Bee goes to a privileged private school and the bane of Bernadette's existence is neighbour Audrey (Kristen Wiig) and her gaggle of privileged helicopter mothers. Her relationship with Elgie is strained, as is her grasp on real life, hiding away from everyone and everything except her daughter. Nothing is too much for Bee, and Bernadette even agrees to a family vacation to Antarctica so that Bee has first-hand experience for a school assignment.
When Bernadette's vindictive streak puts her neighbour in actual physical danger, Elgie sets up an intervention and plans to take Bee to Antarctica himself while Bernadette is placed in care for therapy. Bernadette flees, heading alone to the South Pole.
Already adored by the Generation X-ers who grew up with and on him, Richard Linklater solidified his icon status with his 2014 feature Boyhood, shot over a decade. He'd already helped shape the current Hollywood firmament by offering starting gigs to fellow Texans Matthew McConaughey and Renee Zelwegger in Dazed and Confused, and with collaborators Julie Delpy and Ethan Hawke created the almost-perfect Before Sunrise series.
This is another almost-perfect film. Clever, dark and funny. It speaks to many things, but it will particularly speak to the artistically stalled. I've certainly experienced writer's block, and this dives into the psychology of creative block. The title of the film has two depths of meaning, referring both to Bernadette's flight to the South Pole, but also to the questions about her once stellar career.
Linklater and his production team are at their best when fabricating Bernadette Fox's architecture and design, beginning with a faux 'Where are they now' internet doco Bernadette watches about herself, referring to her as "one of architecture's true enigmas".

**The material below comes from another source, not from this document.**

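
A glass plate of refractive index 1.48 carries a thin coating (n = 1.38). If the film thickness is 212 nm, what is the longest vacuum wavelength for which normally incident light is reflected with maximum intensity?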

The team place the film's frame with pieces of Bernadette's supposed furniture, her design flourishes in the giant abandoned girls reform school she and her family live in. There is a stairway lined with blue-dyed folded books that every wannabe Instagram influencer who watches this will emulate for the next year.
There are fragments of Bernadette's "Bifocal Home", with walls of old eyeglasses linked together like chain mail. Production designer Bruce Curtis was completely overlooked for some genius work here.
Adapted from the novel by Maria Semple, the screenplay by Linklater, Holly Gent and Vince Palmo is less whimsical and sharp, more existential.
Linklater's star power draws in big names for incidental roles, including Lawrence Fishburn and and Megan Mullallay as architects recalling the greatness of young Bernadette's promise. Judy Greer is the psychiatrist Elgin draws into the intervention. As Elgin, Crudup gives a restrained performance befitting a man married to a tortured artist, holding back.
But I intend to end this review as I began it, focusing, as the film does throughout, on Cate Blanchett. She is spectacular. Yes, her skin is spectacular. Remind me to invest in that Japanese moisturiser she flogs in magazines. No, her performance is spectacular.
Bernadette is so relatable thanks to Blanchett. Her sneering at the other parents from her daughter's school. We've all felt like that, haven't we? Her lashing out, her frustrations, her love. Her character is going to be especially felt by anyone who feels they peaked too young and wonders when that drive or spotlight might return.
I feel this stands alongside Blue Jasmine as one of Blanchett's finest performances, among many.